In the later decades of his life, the primary role he played was that of the ex-King of Bohemia, and it was also the way he made his living, giving lectures, and when paid appearances were not in the offing, he freeloaded. It led George Santayana to call him an “importunate beggar,” and W.C. Fields to say he was a “bum and a moocher.” They were compliments.

By the 1930’s Hartmann was, as George Knox describes him, “An almost forgotten figure in American art and letters, [living] in a clapboard shack he called ‘Catclaw Sliding’ amid the chaparral of the Morongo Indian Reservation east of town.” The town being, Banning, California.

You can read Knox’s essay “Sadakichi Hartmann’s Life and Career” here. In 2005, the New York Sun did a profile available here.

Perhaps, the best account of Hartmann is in Gene Fowler’s book Minutes of the Last Meeting which also chronicles the misadventures of The Bundy Drive Boys, Hollywood’s original Rat Pack, a group that included the aforementioned Barrymore, Fields, and Fowler, as well as Errol Flynn, John Decker and some other Tinsel Town characters. Sadakichi Hartman was their court jester.
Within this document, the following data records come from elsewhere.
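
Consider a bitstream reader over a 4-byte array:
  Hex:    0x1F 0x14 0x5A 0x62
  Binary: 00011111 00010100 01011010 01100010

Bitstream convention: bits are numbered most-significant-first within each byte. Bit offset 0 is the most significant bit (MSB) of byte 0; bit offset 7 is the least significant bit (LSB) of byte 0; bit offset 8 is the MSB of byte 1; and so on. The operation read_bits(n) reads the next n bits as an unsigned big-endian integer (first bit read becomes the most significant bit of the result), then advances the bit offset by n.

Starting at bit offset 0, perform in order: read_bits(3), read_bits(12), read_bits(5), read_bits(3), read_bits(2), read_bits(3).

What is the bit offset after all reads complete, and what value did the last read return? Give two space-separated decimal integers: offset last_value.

Read 1: bits[0:3] width=3 -> value=0 (bin 000); offset now 3 = byte 0 bit 3; 29 bits remain
Read 2: bits[3:15] width=12 -> value=3978 (bin 111110001010); offset now 15 = byte 1 bit 7; 17 bits remain
Read 3: bits[15:20] width=5 -> value=5 (bin 00101); offset now 20 = byte 2 bit 4; 12 bits remain
Read 4: bits[20:23] width=3 -> value=5 (bin 101); offset now 23 = byte 2 bit 7; 9 bits remain
Read 5: bits[23:25] width=2 -> value=0 (bin 00); offset now 25 = byte 3 bit 1; 7 bits remain
Read 6: bits[25:28] width=3 -> value=6 (bin 110); offset now 28 = byte 3 bit 4; 4 bits remain

Answer: 28 6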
Here are a few fragments from the mind of the man Walt Whitman referred to as “that dammed Japanee”:

Every true artist is a revolutionist by instinct, by special endowments, by necessity. His talents, no matter in what direction they exert and propagate themselves, are always exceptional, this in itself constitutes revolt, as the public, bent on enjoyment without study or meditation, will accept willingly and cheerfully on the conventional and traditional in exchange for monetary recompense. The artist who lives, survives, and ‘does’ is entrenched most of his life; he takes part in many skirmishes, carries the torn flag of beauty and liberty through the firing lines to summits far beyond the fighting crowds.

A great statesman is rarely a great humanitarian. He is occupied with the routine of the existing, and the desire to make a good impression on those he rules.
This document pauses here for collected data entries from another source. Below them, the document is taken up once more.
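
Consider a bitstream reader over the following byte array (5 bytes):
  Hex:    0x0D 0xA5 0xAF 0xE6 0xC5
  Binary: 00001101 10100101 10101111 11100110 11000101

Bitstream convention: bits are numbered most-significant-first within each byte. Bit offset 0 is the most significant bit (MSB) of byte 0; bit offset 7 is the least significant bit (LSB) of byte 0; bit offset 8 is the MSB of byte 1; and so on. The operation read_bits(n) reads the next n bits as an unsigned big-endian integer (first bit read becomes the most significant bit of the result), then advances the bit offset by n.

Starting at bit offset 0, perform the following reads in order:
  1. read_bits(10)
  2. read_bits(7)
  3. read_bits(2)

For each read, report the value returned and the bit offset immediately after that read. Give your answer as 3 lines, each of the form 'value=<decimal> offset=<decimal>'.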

The trouble is that there are two kinds of morality. One which everyone feels – a man’s conduct towards women, his family, animals, his business associates, community and state interests, which concerns all – and we regulate these actions more by intuition, an inner urge to do right, than anything from outside, while the other morality that clergy and government, religious and political reformers, founders of new creeds and social orders, force upon us (necessary as they may be for mob discipline) is hypochondriac and hypocritical, false and destructive of what it is desirous to being about.

Do something absolutely berserk and you are sure of immortality among men.

Every person one meets bristle with advice like an angry porcupine, and although spines may hurt, people take more readily to bad advice than to reliable directions.

Zen Buddhism in direct opposition to Confucianism raised nature worship almost to a cult, Confucianism was becoming dry and hard, forstering a strict obedience to the letter of the law, not unlike Christianity in the hands of the Calvinists. Zen, on the other hand, held that nature and man (similar to Swedenborg’s doctrine) were two parallel forces running perfect sympathy through universal life.

Slander is like throwing mud at a wall. If it does not stick, it will at least leave a mark.

What can the individual do? I advise myself like this: Do what you like and what you can do best. Try and be more of an individual, influence stagnant crowd-thinking and mass-meeting mentality. Don’t bother too much about others, but give actual personal help when you can. Be sure not to harm anyone directly or indirectly. There is little else that can be done. However, this can be done by everybody.